The U.S. Securities and Exchange Commission (SEC) has introduced Staff Accounting Bulletin No. 122 (SAB 122), which replaces the controversial SAB 121 guidance for accounting practices related to custodial crypto assets.
The update provides regulated banks and financial institutions with more flexible accounting options, aiming to reduce barriers for offering crypto custody services.
Announcing the change on X, SEC Commissioner Hester Peirce remarked,
“Bye, bye SAB 121! It’s not been fun.”
Introduced in 2022, SAB 121 required companies holding crypto assets for customers to classify them as liabilities on their balance sheets. This policy created significant challenges for banks and financial institutions, increasing the cost and complexity of offering crypto custody services. Critics argued that the regulation stifled innovation and discouraged financial institutions from entering the crypto custody market, thereby limiting secure custody options for consumers.
Efforts to repeal SAB 121 gained momentum in 2024 when Representative Mike Flood introduced H.J. Res. 109 under the Congressional Review Act. The resolution passed both the House and Senate in May, showcasing bipartisan support to ease regulatory burdens. However, then-President Joe Biden vetoed the measure, citing concerns about weakening the SEC’s authority and increasing risks for investors.

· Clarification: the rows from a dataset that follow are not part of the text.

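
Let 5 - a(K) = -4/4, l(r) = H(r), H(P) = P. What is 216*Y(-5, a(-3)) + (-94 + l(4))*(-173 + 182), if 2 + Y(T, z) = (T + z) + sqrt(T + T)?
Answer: -1026 + 216*I*sqrt(10) ≈ -1026.0 + 683.05*I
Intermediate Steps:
l(r) = r
a(K) = 6 (a(K) = 5 - (-4)/4 = 5 - 1*(-1) = 5 + 1 = 6)
Y(T, z) = -2 + T + z + sqrt(2)*sqrt(T) (Y(T, z) = -2 + ((T + z) + sqrt(T + T)) = -2 + ((T + z) + sqrt(2*T)) = -2 + ((T + z) + sqrt(2)*sqrt(T)) = -2 + (T + z + sqrt(2)*sqrt(T)) = -2 + T + z + sqrt(2)*sqrt(T))
216*Y(-5, a(-3)) + (-94 + l(4))*(-173 + 182) = 216*(-2 - 5 + 6 + sqrt(2)*sqrt(-5)) + (-94 + 4)*(-173 + 182) = 216*(-2 - 5 + 6 + sqrt(2)*(I*sqrt(5))) - 90*9 = 216*(-2 - 5 + 6 + I*sqrt(10)) - 810 = 216*(-1 + I*sqrt(10)) - 810 = (-216 + 216*I*sqrt(10)) - 810 = -1026 + 216*I*sqrt(10)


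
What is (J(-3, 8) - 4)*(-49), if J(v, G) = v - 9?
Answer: 784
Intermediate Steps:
J(v, G) = -9 + v
(J(-3, 8) - 4)*(-49) = ((-9 - 3) - 4)*(-49) = (-12 - 4)*(-49) = -16*(-49) = 784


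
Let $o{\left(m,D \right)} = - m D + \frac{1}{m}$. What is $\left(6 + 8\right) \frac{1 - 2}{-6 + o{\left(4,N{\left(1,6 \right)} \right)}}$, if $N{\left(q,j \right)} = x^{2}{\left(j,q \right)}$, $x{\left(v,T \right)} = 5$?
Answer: $\frac{56}{423} \approx 0.13239$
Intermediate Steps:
$N{\left(q,j \right)} = 25$ ($N{\left(q,j \right)} = 5^{2} = 25$)
$o{\left(m,D \right)} = \frac{1}{m} - D m$ ($o{\left(m,D \right)} = - D m + \frac{1}{m} = \frac{1}{m} - D m$)
$\left(6 + 8\right) \frac{1 - 2}{-6 + o{\left(4,N{\left(1,6 \right)} \right)}} = \left(6 + 8\right) \frac{1 - 2}{-6 + \left(\frac{1}{4} - 25 \cdot 4\right)} = 14 \left(- \frac{1}{-6 + \left(\frac{1}{4} - 100\right)}\right) = 14 \left(- \frac{1}{-6 - \frac{399}{4}}\right) = 14 \left(- \frac{1}{- \frac{423}{4}}\right) = 14 \left(\left(-1\right) \left(- \frac{4}{423}\right)\right) = 14 \cdot \frac{4}{423} = \frac{56}{423}$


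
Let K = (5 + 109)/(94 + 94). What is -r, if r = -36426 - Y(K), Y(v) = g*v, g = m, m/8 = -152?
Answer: 1677366/47 ≈ 35689.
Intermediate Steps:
K = 57/94 (K = 114/188 = 114*(1/188) = 57/94 ≈ 0.60638)
m = -1216 (m = 8*(-152) = -1216)
g = -1216
Y(v) = -1216*v
r = -1677366/47 (r = -36426 - (-1216)*57/94 = -36426 - 1*(-34656/47) = -36426 + 34656/47 = -1677366/47 ≈ -35689.)
-r = -1*(-1677366/47) = 1677366/47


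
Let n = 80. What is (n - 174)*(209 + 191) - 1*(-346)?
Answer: -37254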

The newly introduced SAB 122 offers a more practical framework. It allows banks and financial institutions to apply existing accounting standards for contingencies when assessing liabilities tied to custodied crypto assets. Instead of treating all custodied crypto as liabilities, institutions can classify potential losses as contingent liabilities, reducing the regulatory burden and opening the door for broader crypto custody adoption.
This shift makes it more feasible for banks to offer custody services for cryptocurrencies like Bitcoin while ensuring compliance with existing accounting rules.
Senator Cynthia Lummis, a strong advocate for crypto innovation, welcomed the change, stating,
“SAB 121 was disastrous for the banking industry, and only stunted American innovation and advancement of digital assets. I am THRILLED to see it repealed and get the SEC back on track to fulfilling its intended mission.”
Notably, Peirce, alongside Acting SEC Chairman Mark Uyeda, is leading the SEC’s new crypto task force, which seeks to establish a practical and proactive regulatory framework following the departure of former SEC Chair Gary Gensler.